Five of the untraded stocks are on the Hanoi Stock Exchange (HNX), Vietnam’s second main bourse for mid- and smaller- caps, which account for around 10 percent of total listed market cap, according to data from finance portal Vietstock.

The Unlisted Public Companies Market (UPCoM), a mezzanine exchange for unlisted companies with lower disclosure requirements, hosts the remaining 137.

None of the untraded stocks are on the Ho Chi Minh Stock Exchange (HoSE), which accounts for 90 percent of the nation’s listed market cap, and is represented by Vietnam’s benchmark VN-Index.

According to data from brokerages, nearly half of the number of tickers listed on HoSE and HNX, and two-third of stocks on UPCoM, totaling 788 tickers, have an average daily trading volume of less than 10,000 shares per session in the past year.

"Liquidity for some stocks has been this low because they are unable to attract the attention of investors," Le Nhi Nang, head of the representative office of the State Securities Commission in Ho Chi Minh City, said at a recent conference.

"The financial information gap is also a reason why the stock prices of many listed businesses with good fundamentals do not accurately reflect their performance and value," he said.

From an investor’s perspective, Nguyen Hoang Linh, head of research at Vietcombank Fund Management (VCBF) said it was essential that investors are able to research a company thoroughly before investing in their shares.

They need to be able to access financial disclosures from official sources, showing a high level of reliability in business operations, as well as plans to expand business operations.

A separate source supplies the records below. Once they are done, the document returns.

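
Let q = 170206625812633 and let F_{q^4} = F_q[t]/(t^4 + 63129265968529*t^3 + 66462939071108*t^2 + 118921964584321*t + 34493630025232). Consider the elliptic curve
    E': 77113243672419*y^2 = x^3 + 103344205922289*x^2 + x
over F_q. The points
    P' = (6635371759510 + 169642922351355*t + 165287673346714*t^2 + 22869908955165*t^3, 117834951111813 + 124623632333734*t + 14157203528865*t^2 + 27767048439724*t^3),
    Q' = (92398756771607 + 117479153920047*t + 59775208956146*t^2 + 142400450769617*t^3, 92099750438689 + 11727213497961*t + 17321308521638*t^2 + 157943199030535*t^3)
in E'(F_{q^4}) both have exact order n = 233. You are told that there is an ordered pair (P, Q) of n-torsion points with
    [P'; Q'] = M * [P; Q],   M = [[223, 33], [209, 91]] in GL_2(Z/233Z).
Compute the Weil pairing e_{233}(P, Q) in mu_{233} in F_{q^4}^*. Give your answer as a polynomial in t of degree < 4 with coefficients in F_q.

The 233-Weil pairing on E[233] over F_{170206625812633} is alternating-bilinear: e_{233}(P',Q') = e_{233}(P,Q)^det(M).
So e_{233}(P,Q) = e_{233}(P',Q')^{77}, since 115*77 = 1 mod 233.
Set x_W=66065047435493*u+96292586013831, y_W=66065047435493*v; then E': y_W^2=x_W^3+80308064162408*x_W+49979799150764.
Double-and-add over 11101001: 8-1 doublings, 5-1 additions; each step l_{T,T}/v_{2T} or l_{T,P'}/v at Q'+S for random S.
f_P(D_Q)/f_Q(D_P) = 129724665970452 + 126403549682586*t + 29705241171352*t^2 + 84211967033800*t^3.
Thus e_{233}(P,Q) = 149724551570556 + 68406461295016*t + 4494445081194*t^2 + 324608980729*t^3.

149724551570556 + 68406461295016*t + 4494445081194*t^2 + 324608980729*t^3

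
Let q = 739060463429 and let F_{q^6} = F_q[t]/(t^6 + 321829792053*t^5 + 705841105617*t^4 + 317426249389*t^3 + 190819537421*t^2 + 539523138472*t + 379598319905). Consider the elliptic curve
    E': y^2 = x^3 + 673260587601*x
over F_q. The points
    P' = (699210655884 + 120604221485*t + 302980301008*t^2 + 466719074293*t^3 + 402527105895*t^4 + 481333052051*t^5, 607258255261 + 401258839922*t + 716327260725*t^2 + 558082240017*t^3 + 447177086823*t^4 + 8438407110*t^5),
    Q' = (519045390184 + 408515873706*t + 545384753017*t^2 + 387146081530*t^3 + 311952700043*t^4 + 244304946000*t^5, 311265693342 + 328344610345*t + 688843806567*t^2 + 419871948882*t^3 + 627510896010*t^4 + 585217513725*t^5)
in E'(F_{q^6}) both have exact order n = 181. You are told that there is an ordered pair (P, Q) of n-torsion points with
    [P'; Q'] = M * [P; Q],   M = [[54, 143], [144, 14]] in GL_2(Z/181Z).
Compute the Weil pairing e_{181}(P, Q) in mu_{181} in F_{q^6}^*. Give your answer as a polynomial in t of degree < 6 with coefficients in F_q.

258641979552 + 636761314431*t + 264517025097*t^2 + 537194660251*t^3 + 77338116553*t^4 + 308530208296*t^5

Under M = [[54,143],[144,14]] in GL_2(Z/181), e_{181}(P',Q') = e_{181}(P,Q)^(54*14-143*144 mod 181).
54*14 - 143*144 = -19836; reduced mod 181: det = 74, inverse 159.
Run Miller on y^2=x^3+673260587601*x over F_{739060463429}: ladder 10110101 (8 bits); e = f_P(D_Q)/f_Q(D_P).
So e_{181}(P',Q') = 100677315560 + 232301040641*t + 649682092278*t^2 + 19683091545*t^3 + 451174602942*t^4 + 364059066078*t^5.
Finally e_{181}(P,Q) = 258641979552 + 636761314431*t + 264517025097*t^2 + 537194660251*t^3 + 77338116553*t^4 + 308530208296*t^5.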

Businesses that do not do well in disclosing their financials will see poorer corporate valuations, he added.

Nguyen Anh Duc, Director of Institutional Client Services at brokerage Saigon Securities Inc., said while larger enterprises have managed to carry out disclosure and investor relations professionally, most small enterprises often do not care, and do not allocate resources for this activity.

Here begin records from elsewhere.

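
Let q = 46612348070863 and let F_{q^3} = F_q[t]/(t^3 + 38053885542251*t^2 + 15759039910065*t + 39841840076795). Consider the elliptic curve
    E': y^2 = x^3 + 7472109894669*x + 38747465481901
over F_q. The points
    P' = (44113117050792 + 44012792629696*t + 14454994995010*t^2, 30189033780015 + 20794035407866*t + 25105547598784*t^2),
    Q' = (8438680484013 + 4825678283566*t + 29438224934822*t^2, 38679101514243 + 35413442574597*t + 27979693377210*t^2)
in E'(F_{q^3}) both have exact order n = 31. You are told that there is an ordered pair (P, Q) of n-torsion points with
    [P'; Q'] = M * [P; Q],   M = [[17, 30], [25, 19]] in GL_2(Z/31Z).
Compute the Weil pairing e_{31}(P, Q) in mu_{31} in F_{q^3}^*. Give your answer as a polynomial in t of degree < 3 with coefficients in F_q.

e_{31} is bilinear + alternating on E[31], so e_{31}(17*P + 30*Q, 25*P + 19*Q) = e_{31}(P,Q)^(17*19-30*25).
Hence e(P,Q) = e(P',Q')^{9} where 9 = 7^{-1} mod 31.
Miller loop for e_{31} over F_{46612348070863^3}: bits of 31 = 11111; 4 double steps + 4 add steps, l/v at each.
So e_{31}(P',Q') = 11041068272592 + 24893333299272*t + 11916708373442*t^2.
Hence e(P,Q) = 34713596617723 + 30029868531571*t + 9072056429907*t^2 in F_{46612348070863^3}^*.

34713596617723 + 30029868531571*t + 9072056429907*t^2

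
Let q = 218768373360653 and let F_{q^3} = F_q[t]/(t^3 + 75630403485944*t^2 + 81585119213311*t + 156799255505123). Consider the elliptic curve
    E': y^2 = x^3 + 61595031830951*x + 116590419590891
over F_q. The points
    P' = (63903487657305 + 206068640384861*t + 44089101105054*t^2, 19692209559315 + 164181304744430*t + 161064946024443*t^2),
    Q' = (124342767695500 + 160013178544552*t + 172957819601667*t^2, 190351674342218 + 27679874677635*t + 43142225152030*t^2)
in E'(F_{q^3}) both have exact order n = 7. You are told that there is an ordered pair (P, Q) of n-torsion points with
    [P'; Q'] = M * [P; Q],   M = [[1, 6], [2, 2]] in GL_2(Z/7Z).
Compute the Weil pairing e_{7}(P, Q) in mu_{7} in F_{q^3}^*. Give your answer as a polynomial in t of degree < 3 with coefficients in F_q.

The 7-Weil pairing on E[7] over F_{218768373360653} is alternating-bilinear: e_{7}(P',Q') = e_{7}(P,Q)^det(M).
So e_{7}(P,Q) = e_{7}(P',Q')^{2}, since 4*2 = 1 mod 7.
Run Miller on y^2=x^3+61595031830951*x+116590419590891 over F_{218768373360653}: ladder 111 (3 bits); e = f_P(D_Q)/f_Q(D_P).
Miller gives e_{7}(P',Q') = 117419827299650 + 121131557779591*t + 128306692715564*t^2 in F_{218768373360653^3}.
(117419827299650 + 121131557779591*t + 128306692715564*t^2)^{2} mod (218768373360653,f) = 45522522777443 + 179070481606758*t + 28429101300522*t^2.

45522522777443 + 179070481606758*t + 28429101300522*t^2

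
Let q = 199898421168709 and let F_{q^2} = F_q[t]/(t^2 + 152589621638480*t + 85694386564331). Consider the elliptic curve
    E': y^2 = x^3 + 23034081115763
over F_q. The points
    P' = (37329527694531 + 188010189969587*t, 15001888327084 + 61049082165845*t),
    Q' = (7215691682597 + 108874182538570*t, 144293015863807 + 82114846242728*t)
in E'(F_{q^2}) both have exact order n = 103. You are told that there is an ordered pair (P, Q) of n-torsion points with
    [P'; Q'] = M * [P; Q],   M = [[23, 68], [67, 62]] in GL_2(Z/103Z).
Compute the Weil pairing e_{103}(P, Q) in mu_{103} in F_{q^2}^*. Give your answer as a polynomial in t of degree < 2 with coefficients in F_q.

e_{103} is bilinear + alternating on E[103], so e_{103}(23*P + 68*Q, 67*P + 62*Q) = e_{103}(P,Q)^(23*62-68*67).
det(M) mod 103 = 63; its inverse in (Z/103)^* is 18 (check: 63*18 mod 103 = 1).
Run Miller on y^2=x^3+23034081115763 over F_{199898421168709}: ladder 1100111 (7 bits); e = f_P(D_Q)/f_Q(D_P).
Result: e(P',Q') = 48405269219165 + 175666949233520*t.
e_{103}(P,Q) = (48405269219165 + 175666949233520*t)^{18} = 198172516643036 + 67886603954377*t.

198172516643036 + 67886603954377*t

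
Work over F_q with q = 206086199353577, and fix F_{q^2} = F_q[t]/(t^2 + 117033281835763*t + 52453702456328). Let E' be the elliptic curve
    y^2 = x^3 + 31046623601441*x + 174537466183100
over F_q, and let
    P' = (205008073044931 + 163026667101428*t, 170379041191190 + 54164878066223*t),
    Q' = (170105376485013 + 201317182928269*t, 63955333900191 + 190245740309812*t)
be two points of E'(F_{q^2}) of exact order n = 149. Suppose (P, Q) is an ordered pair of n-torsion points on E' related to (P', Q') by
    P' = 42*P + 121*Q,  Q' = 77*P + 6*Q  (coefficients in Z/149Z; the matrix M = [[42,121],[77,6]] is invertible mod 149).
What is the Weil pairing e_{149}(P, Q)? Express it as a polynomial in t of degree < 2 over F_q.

172154439015608 + 23900299478593*t

e_{149}(aP+bQ,cP+dQ) = e_{149}(P,Q)^(ad-bc); with (a,b,c,d)=(42,121,77,6) this gives the det-149 law.
42*6 - 121*77 = -9065; reduced mod 149: det = 24, inverse 118.
n = 149 = (10010101)_2 (8 bits, wt 4); accumulate f_{149,P'}(Q'+S)/f_{149,P'}(S) along the 7-step ladder.
So e_{149}(P',Q') = 81890620267324 + 117866066687477*t.
Hence e(P,Q) = 172154439015608 + 23900299478593*t in F_{206086199353577^2}^*.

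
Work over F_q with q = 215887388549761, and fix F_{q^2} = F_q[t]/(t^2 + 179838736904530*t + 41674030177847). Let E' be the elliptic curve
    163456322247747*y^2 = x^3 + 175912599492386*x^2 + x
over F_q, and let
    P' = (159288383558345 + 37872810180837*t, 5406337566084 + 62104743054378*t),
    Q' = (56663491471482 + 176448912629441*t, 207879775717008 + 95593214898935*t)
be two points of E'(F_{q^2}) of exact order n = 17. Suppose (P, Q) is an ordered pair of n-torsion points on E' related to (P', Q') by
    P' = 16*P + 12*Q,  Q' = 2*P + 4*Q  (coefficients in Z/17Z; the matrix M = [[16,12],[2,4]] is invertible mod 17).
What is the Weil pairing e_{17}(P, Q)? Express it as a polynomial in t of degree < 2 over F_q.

e_{17} is bilinear + alternating on E[17], so e_{17}(16*P + 12*Q, 2*P + 4*Q) = e_{17}(P,Q)^(16*4-12*2).
det(M) mod 17 = 6; its inverse in (Z/17)^* is 3 (check: 6*3 mod 17 = 1).
Montgomery->Weierstrass: x_W = 90737813414047*x+89398243360377, y_W=90737813414047*y on F_{215887388549761}; lands on y^2=x^3+29810451534863*x+96267300652246.
Build f_{17,P'} and f_{17,Q'} via the 5-bit ladder of 17=10001_2; evaluate at shifted divisors; quotient in F_{215887388549761^2}.
f_P(D_Q)/f_Q(D_P) = 207490847885146 + 182227618632350*t.
Finally e_{17}(P,Q) = 205165553168233 + 192678632659456*t.

205165553168233 + 192678632659456*t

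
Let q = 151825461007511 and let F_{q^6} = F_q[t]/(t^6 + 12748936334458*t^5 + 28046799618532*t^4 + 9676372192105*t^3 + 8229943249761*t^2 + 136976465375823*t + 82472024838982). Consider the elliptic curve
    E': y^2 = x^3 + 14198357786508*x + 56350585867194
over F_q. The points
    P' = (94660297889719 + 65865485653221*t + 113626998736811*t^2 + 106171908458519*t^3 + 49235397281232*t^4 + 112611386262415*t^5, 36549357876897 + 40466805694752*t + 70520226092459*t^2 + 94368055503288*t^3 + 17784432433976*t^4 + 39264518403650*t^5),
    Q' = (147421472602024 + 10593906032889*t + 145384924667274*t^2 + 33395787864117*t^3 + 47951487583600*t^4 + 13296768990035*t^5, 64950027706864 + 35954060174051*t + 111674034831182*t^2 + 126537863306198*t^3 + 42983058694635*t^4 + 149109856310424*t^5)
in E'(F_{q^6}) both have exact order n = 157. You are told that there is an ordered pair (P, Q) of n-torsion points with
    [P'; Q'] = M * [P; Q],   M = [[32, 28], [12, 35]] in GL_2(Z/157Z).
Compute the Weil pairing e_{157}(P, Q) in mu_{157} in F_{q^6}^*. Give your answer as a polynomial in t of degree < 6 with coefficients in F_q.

e_{157}(aP+bQ,cP+dQ) = e_{157}(P,Q)^(ad-bc); with (a,b,c,d)=(32,28,12,35) this gives the det-157 law.
Hence e(P,Q) = e(P',Q')^{156} where 156 = 156^{-1} mod 157.
Build f_{157,P'} and f_{157,Q'} via the 8-bit ladder of 157=10011101_2; evaluate at shifted divisors; quotient in F_{151825461007511^6}.
Result: e(P',Q') = 69399030042151 + 21498949644469*t + 16975554531425*t^2 + 43296052870884*t^3 + 120373322018437*t^4 + 33599942249493*t^5.
e_{157}(P,Q) = (69399030042151 + 21498949644469*t + 16975554531425*t^2 + 43296052870884*t^3 + 120373322018437*t^4 + 33599942249493*t^5)^{156} = 80697561775047 + 29928944132734*t + 145270347188853*t^2 + 71684745695527*t^3 + 142840122602601*t^4 + 130888519351636*t^5.

80697561775047 + 29928944132734*t + 145270347188853*t^2 + 71684745695527*t^3 + 142840122602601*t^4 + 130888519351636*t^5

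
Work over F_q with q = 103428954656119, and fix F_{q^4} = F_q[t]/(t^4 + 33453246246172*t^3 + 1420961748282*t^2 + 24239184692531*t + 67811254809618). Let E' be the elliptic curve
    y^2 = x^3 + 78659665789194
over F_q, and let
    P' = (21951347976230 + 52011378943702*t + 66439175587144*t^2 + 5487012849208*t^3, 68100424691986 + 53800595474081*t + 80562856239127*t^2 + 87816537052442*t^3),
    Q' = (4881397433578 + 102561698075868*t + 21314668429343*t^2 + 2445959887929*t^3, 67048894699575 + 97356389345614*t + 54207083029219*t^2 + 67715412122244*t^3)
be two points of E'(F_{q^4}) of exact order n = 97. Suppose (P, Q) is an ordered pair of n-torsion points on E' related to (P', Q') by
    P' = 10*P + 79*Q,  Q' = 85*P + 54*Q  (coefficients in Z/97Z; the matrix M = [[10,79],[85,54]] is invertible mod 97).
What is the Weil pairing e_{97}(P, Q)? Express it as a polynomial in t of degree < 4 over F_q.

39784448206613 + 56254496038552*t + 95937229001663*t^2 + 7526990053233*t^3

e_{97} is bilinear + alternating on E[97], so e_{97}(10*P + 79*Q, 85*P + 54*Q) = e_{97}(P,Q)^(10*54-79*85).
det M = 10*54 - 79*85 = -6175 = 33 (mod 97); 33^{-1} = 50 (mod 97).
Run Miller on y^2=x^3+78659665789194 over F_{103428954656119}: ladder 1100001 (7 bits); e = f_P(D_Q)/f_Q(D_P).
Miller gives e_{97}(P',Q') = 29892856814039 + 21150533097253*t + 22296661849846*t^2 + 88591022124551*t^3 in F_{103428954656119^4}.
Raise to 50: e(P,Q) = 39784448206613 + 56254496038552*t + 95937229001663*t^2 + 7526990053233*t^3 in mu_{97}.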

To improve information disclosure and investor relations, businesses should set up a separate department specialized for this activity with a clear set of standards. However, because this is a trust-building activity, it cannot be done without a long-term strategy, he added.

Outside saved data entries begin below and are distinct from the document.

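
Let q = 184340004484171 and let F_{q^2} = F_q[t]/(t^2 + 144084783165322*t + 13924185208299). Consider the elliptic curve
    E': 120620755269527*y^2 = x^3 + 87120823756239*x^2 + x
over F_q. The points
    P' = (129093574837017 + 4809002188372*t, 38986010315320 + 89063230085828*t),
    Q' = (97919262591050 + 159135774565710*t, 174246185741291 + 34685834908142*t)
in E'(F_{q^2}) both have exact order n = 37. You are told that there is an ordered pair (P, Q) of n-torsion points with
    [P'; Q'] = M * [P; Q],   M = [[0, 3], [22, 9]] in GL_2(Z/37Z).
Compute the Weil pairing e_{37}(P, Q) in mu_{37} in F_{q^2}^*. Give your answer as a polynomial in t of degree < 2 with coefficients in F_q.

The 37-Weil pairing on E[37] over F_{184340004484171} is alternating-bilinear: e_{37}(P',Q') = e_{37}(P,Q)^det(M).
So e_{37}(P,Q) = e_{37}(P',Q')^{14}, since 8*14 = 1 mod 37.
Set x_W=1025407113797*u+103594674630323, y_W=1025407113797*v; then E': y_W^2=x_W^3+171810802698402*x_W+3625709220997.
Build f_{37,P'} and f_{37,Q'} via the 6-bit ladder of 37=100101_2; evaluate at shifted divisors; quotient in F_{184340004484171^2}.
So e_{37}(P',Q') = 72428383418347 + 112106620428710*t.
Thus e_{37}(P,Q) = 111234913355622 + 137026108063655*t.

111234913355622 + 137026108063655*t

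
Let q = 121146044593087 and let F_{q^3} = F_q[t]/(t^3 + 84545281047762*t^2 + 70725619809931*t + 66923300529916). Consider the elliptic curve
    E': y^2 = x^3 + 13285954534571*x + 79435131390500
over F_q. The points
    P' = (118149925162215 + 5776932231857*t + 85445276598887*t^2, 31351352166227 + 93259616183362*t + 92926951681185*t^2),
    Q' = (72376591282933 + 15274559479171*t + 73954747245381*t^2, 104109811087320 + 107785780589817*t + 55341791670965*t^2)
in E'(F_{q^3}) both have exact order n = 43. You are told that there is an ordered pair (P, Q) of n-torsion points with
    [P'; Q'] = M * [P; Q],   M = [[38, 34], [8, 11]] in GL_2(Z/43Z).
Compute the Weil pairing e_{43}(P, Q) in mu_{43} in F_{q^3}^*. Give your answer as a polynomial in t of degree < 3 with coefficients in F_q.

Since e_{43}(P,P)=e_{43}(Q,Q)=1 and e_{43}(Q,P)=e_{43}(P,Q)^{-1}, expanding e_{43}(38*P + 34*Q,8*P + 11*Q) leaves e(P,Q)^det(M).
det(M) mod 43 = 17; its inverse in (Z/43)^* is 38 (check: 17*38 mod 43 = 1).
6-bit Miller (101011) on E'/F_{121146044593087} with a'=13285954534571, b'=79435131390500: accumulate tangent/chord ratios at Q'+S and P'+S'.
Miller gives e_{43}(P',Q') = 111847288173706 + 61152795885926*t + 59333206448663*t^2 in F_{121146044593087^3}.
(111847288173706 + 61152795885926*t + 59333206448663*t^2)^{38} mod (121146044593087,f) = 111308889155203 + 105423073264293*t + 61078564513769*t^2.

111308889155203 + 105423073264293*t + 61078564513769*t^2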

According to a report on financial disclosure by the Vietnam Association of Financial Executives (VAFE) published in June, only 329 out of 729 enterprises listed on the Ho Chi Minh Stock Exchange and the Hanoi Stock Exchange, Vietnam’s two main bourses, have fully conformed to all disclosure requirements in a timely manner.

The rest all received warnings or fines for late or erroneous filing of quarterly or biannual financial statements, the report said.

Of those that fully meet standards, 21 are large-cap businesses (market capitalization above VND10 trillion, or $431.52 million), 81 are mid-cap and 227 are small-cap stocks.

Companies with larger market capitalization have better information disclosure management practices, while the worst were companies with "small or very small market capitalization" (below VND1 trillion), VAFE said.

However, conformity with disclosure requirements has improved over last year with a 45.13 percent full compliance rate, up from 36.33 percent, it added.